Low back pain sufferers 'often receiving inappropriate care'

Published on 06 April 2018
Low back pain sufferers 'often receiving inappropriate care'

More and more people are suffering from low back pain worldwide - an issue that is being made worse by the widespread prevalence of inappropriate treatment methods.

This is the conclusion of a series of new scientific papers published by The Lancet, which have reviewed evidence from high and low-income countries, finding that this is a global problem that can only be solved through better adherence to best practice treatment guidelines.

A global problem exacerbated by ineffective care
The first of these new reviews revealed that low back pain is now the leading cause of disability on a global basis, with the issue becoming more prevalent over time, particularly in low and middle-income countries.

It is most common and burdensome in working populations, with many older people finding that their back pain prevents them from taking part in daily activities.
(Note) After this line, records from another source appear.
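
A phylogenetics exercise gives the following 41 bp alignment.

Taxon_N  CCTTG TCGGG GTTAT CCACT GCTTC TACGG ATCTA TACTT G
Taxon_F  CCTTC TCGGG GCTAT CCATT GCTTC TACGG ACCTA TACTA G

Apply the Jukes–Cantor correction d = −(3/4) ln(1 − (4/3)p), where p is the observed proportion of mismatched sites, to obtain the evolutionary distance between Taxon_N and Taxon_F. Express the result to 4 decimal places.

0.1331

Mismatches occur at site 5 (G↔C), site 12 (T↔C), site 19 (C↔T), site 32 (T↔C), site 40 (T↔A).
p = 5/41 = 0.121951.
d = −0.75 · ln(1 − (4/3)·0.121951) = −0.75 · ln(0.837399) = −0.75 · (-0.177455) = 0.1331.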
Although most cases of low back pain are short-lasting, recurrences are common, with the costs associated with back pain-related healthcare and work disability shown to be enormous.
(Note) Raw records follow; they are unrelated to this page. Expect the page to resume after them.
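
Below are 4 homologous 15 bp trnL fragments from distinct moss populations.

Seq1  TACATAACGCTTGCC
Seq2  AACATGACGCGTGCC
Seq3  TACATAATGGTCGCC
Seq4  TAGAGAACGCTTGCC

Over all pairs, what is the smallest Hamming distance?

2

Pairwise Hamming distances:
  Seq1 vs Seq2: 3
  Seq1 vs Seq3: 3
  Seq1 vs Seq4: 2
  Seq2 vs Seq3: 6
  Seq2 vs Seq4: 5
  Seq3 vs Seq4: 5
The smallest is 2, between Seq1 and Seq4.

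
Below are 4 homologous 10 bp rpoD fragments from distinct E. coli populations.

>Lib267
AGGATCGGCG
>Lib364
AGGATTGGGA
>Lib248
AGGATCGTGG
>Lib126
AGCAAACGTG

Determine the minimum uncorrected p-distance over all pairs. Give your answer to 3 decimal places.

Pairwise Hamming distances:
  Lib267 vs Lib364: 3
  Lib267 vs Lib248: 2
  Lib267 vs Lib126: 5
  Lib364 vs Lib248: 3
  Lib364 vs Lib126: 6
  Lib248 vs Lib126: 6
The smallest is 2 mismatches, between Lib267 and Lib248; p = 2/10 = 0.200.

0.200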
Part of the reason for this was highlighted by the second review, which revealed significant discrepancies in the types of treatment given to these patients. In many cases, sufferers receive emergency care for their pain and are encouraged to rest and stop work, contrary to medical recommendations; they are also commonly referred for scans or surgery, or prescribed painkillers such as opioids, which are discouraged for treating low back pain.

Professor Nadine Foster, professor of musculoskeletal health in primary care at the Arthritis Research UK Primary Care Centre at Keele University, was the leader of this second review. She said: "In many countries, painkillers that have limited positive effect are routinely prescribed for low back pain, with very little emphasis on interventions that are evidence-based, such as exercises. As lower-income countries respond to this rapidly rising cause of disability, it is critical that they avoid the waste that these misguided practices entail."
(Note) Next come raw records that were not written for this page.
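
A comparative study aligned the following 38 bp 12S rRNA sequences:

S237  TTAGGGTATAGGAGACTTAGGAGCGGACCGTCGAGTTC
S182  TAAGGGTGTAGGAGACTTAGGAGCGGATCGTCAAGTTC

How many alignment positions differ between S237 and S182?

4

Differing sites — 2:T/A; 8:A/G; 28:C/T; 33:G/A.
That gives 4 mismatches out of 38 aligned sites, so the Hamming distance is 4.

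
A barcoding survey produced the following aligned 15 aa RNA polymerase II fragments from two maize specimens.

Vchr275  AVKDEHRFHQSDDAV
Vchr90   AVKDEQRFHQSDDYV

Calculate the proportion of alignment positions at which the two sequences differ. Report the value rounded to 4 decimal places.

0.1333

Mismatches occur at site 6 (H/Q), site 14 (A/Y).
There are 2 differences over 15 sites, so p = 2/15 = 0.1333.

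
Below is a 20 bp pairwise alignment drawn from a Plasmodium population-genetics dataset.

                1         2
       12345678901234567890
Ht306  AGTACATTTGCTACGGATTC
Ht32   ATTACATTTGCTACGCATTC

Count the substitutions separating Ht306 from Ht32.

2

Differing sites — 2:G/T; 16:G/C.
That gives 2 mismatches out of 20 aligned sites, so the Hamming distance is 2.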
The importance of proven treatment options
These reports underline the importance of ensuring that low back pain sufferers receive the right care - a point emphasised further by the third review, which reminded healthcare providers that simple physical and psychological therapies that keep people active and enable them to stay at work are usually best.

Patients should be empowered to self-manage their conditions and avoid unnecessarily aggressive treatment wherever possible, supported by a medical system that understands what works in the management of low back pain and what doesn't.

The STarT Back tool, developed by Arthritis Research UK, was cited as an example of an intervention that can help with this. It is a clinically proven questionnaire that GPs can use to assess an individual's physical, psychosocial and psychological risk factors for chronic back pain, making it possible to deliver targeted treatment for each patient's needs.

Arthritis Research UK's view
Dr Natalie Carter, head of research liaison and evaluation at Arthritis Research UK,
said: "This review highlights the global toll that lower back pain takes on healthcare systems and the economy. But behind these statistics are real people living with pain that can make everyday life incredibly difficult.

"This review reinforces many things we have been championing for years - including how GP services treat lower back pain and support people to stay active and continue to work. Pain varies from person to person, and not everyone will benefit from the same treatment and advice. That's why we've invested in STarT Back - a tool that GPs can use that helps them identify the treatment most likely to work on a patient-by-patient basis.

"If you are worried about your treatment or feel it is ineffective, please do speak to your GP."